The scene beneath her, as she leaned over the parapet and gazed at the countryside hundreds of meters below, was horrifying—and fascinating. The Avignon bridge seemed to be lying on the swollen waters like a stick floating on a stream. No one crossed it, much less did anyone dance on it. Black and mute on the river that was now a horizon-stretching lake, a shallow ocean of misplaced water, it did not look as though it could ever have served for the stomping fun of the song.
Everything was very still. The water, seen from this distance, did not seem to be moving at all. It was eerie how silently and stealthily it had crept from its placid banks and worked its way across the farmlands, inundating fields, drowning cattle, leaving only gables, house peaks and spires pointing painfully to heaven. Now it lay as peaceful and apparently motionless as a mountain lake. What was missing, Terry realized, was the ominous mood music, replete with growling glissandi, with which the newsreels always embellished their aerial views of similar visitations and devastations. This was the first flood she had ever witnessed with her own eyes, but she had been prepared for something like it by the filmed records of countless similar acts of God and man, and in consequence what was most awesome about the flood was not its unexpectedness or its lack of any parallel in her previous experience, but the stunning absence of portentous musical accompaniment, indeed of any sound at all save for the beating of her own heart.
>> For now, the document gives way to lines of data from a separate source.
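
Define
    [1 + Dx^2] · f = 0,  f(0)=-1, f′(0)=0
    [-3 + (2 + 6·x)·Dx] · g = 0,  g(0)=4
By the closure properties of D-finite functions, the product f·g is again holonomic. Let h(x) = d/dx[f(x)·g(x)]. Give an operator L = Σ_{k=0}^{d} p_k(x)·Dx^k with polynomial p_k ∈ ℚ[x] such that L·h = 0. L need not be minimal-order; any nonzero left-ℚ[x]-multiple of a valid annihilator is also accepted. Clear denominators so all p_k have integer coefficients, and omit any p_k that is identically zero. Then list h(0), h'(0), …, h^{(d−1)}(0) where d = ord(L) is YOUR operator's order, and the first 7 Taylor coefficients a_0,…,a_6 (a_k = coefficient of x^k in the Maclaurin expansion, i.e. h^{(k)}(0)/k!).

f: a_k = -1, 0, 1/2, 0, -1/24, 0, 1/720, …
g: a_k = 4, 6, -9/2, 27/4, -405/32, 1701/64, -15309/256, …
L₀ := L_f ⊗_s L_g (sym. prod.), ord ≤ 2.
h=h₀': d/dx-closure on L₀ ⇒ L.
L = (133 + 2352·x + 4104·x^2 + 1728·x^3 + 1296·x^4) + (276 + 540·x - 1296·x^2 - 1296·x^3)·Dx + (124 + 840·x + 1836·x^2 + 1728·x^3 + 1296·x^4)·Dx^2  (order 2).
h: a_k = -6, 13, -45/4, 983/24, -7505/64, 618229/1920, -6878207/7680, …
ICs: h(0) = -6, h′(0) = 13.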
Leaning on the back of a clammy bench with her cheeks in her hands, Terry felt that a fantastic kind of human courage must surely take life in the very teeth of these catastrophes, that vanity, fear and cowardice flourished only in the
expectation
of disaster and were replaced after it had struck by a stubborn will to go on and render life manageable no matter what stood in the path—flood, fire, pestilence or bombing. Surely the people who lived in those half-submerged houses and farmed the drowned earth were already scheming and striving to retrieve their homes and belongings and to reclaim the land for their plow and their seed, just as these people of Avignon in the very park around her munched and strolled on their lunch hour as though the waters had never risen about their neighbors on the farms around their city.
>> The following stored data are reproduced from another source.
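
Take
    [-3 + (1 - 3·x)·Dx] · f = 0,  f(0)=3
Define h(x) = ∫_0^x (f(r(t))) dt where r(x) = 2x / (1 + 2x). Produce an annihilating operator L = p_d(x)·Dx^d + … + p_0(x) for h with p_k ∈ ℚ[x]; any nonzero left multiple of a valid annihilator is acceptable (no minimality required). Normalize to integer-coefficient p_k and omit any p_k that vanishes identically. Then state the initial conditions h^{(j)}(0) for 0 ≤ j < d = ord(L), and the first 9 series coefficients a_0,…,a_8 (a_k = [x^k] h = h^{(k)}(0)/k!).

L = 6·Dx + (-1 + 2·x + 8·x^2)·Dx^2  (order 2).
h: a_k = 0, 3, 9, 24, 72, 1152/5, 768, 18432/7, 9216, …
ICs: h(0) = 0, h′(0) = 3.

f: a_k = 3, 9, 27, 81, 243, 729, 2187, 6561, 19683, …
L₀ from L_f via x↦r, Dx↦r'^{-1}Dx.
h=∫₀ˣh₀: take L = L₀·Dx.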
Then why is it, she wondered, that I still sit here and burn, that the fire of shame still burns in my face whenever I think of my mother? Now that it has happened, now that it is as final and real as the flood, why can’t I adjust myself to the idea of my mother and that man and go ahead and make my own life? But the truth was that she could
not
adjust herself, that she felt betrayed and soiled, that her mother and even her dead father were degraded—because she could see no sense, no order, no rationality in the awful thing her mother had done, nothing beyond a momentary upheaval of middle-aged lust like the last ugly tongue of flame in the dying fire of a collapsed house.